The 1964–65 season of the Moroccan Throne Cup was the 9th edition of the competition.

The clubs in Division 1 only entered in the round of 16, while the teams from lower divisions had to play preliminary rounds. Teams played one-legged matches. In case of a draw, the match was replayed at the opponents' ground.

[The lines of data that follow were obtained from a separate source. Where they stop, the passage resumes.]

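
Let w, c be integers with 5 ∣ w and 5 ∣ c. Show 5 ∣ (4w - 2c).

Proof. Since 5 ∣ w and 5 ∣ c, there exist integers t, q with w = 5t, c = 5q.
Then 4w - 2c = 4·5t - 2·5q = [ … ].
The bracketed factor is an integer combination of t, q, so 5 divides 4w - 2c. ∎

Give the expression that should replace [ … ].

Pull the common 5 out of every term: 4·5t - 2·5q = 5(-2q + 4t).
-2q + 4t is an integer, which exhibits the divisibility.

5(-2q + 4t)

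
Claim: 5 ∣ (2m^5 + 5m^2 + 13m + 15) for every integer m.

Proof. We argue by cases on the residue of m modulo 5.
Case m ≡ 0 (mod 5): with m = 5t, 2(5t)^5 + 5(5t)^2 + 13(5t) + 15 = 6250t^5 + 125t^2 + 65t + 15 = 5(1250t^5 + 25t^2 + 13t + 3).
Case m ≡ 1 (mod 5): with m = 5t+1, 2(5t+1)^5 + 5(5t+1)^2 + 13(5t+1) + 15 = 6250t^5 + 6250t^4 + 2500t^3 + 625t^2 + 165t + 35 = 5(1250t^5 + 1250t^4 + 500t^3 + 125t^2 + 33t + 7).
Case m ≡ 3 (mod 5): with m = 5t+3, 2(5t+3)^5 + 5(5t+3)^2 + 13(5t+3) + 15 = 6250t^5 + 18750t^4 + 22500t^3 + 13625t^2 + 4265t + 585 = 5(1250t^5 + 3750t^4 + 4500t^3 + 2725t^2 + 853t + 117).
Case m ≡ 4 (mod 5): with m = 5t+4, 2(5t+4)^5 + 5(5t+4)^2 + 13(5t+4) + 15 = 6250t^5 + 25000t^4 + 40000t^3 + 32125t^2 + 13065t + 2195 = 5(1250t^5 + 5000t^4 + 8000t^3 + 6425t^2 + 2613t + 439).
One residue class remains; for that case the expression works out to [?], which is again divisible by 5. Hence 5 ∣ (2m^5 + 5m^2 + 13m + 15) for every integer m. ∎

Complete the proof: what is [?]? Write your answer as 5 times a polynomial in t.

The residues treated are {0, 1, 3, 4}, so the missing case is m ≡ 2 (mod 5); write m = 5t+2.
Then 2(5t+2)^5 + 5(5t+2)^2 + 13(5t+2) + 15 = 6250t^5 + 12500t^4 + 10000t^3 + 4125t^2 + 965t + 125 = 5(1250t^5 + 2500t^4 + 2000t^3 + 825t^2 + 193t + 25).

5(1250t^5 + 2500t^4 + 2000t^3 + 825t^2 + 193t + 25)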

Kawkab Marrakech won the cup, beating Raja Club Athletic 3–1 in the final, played at the Stade d'honneur in Casablanca. Kawkab Marrakech won the cup for the third time, and the third time in a row. They also became the first Moroccan team to win the cup three times in a row.

== Tournament ==

The final took place between the two winning semi-finalists, Kawkab Marrakech and Raja Club Athletic, on 13 June 1965 at the Stade d'honneur in Casablanca. The match was refereed by Salih Mohamed Boukkili. It was the first final for Raja Club Athletic, while for KAC Marrakech, it was the fourth, and the third in a row. The club had won their first two cups in the previous two years. KAC Marrakech won the match 3–1, thanks to goals from Lachheb (46'), Chicha (87'), and Khaldi (89'), with Raja's sole reply being the opener from Bhaija. It was therefore the third consecutive title for Kawkab Marrakech in the competition, and the first defeat in the final for Raja.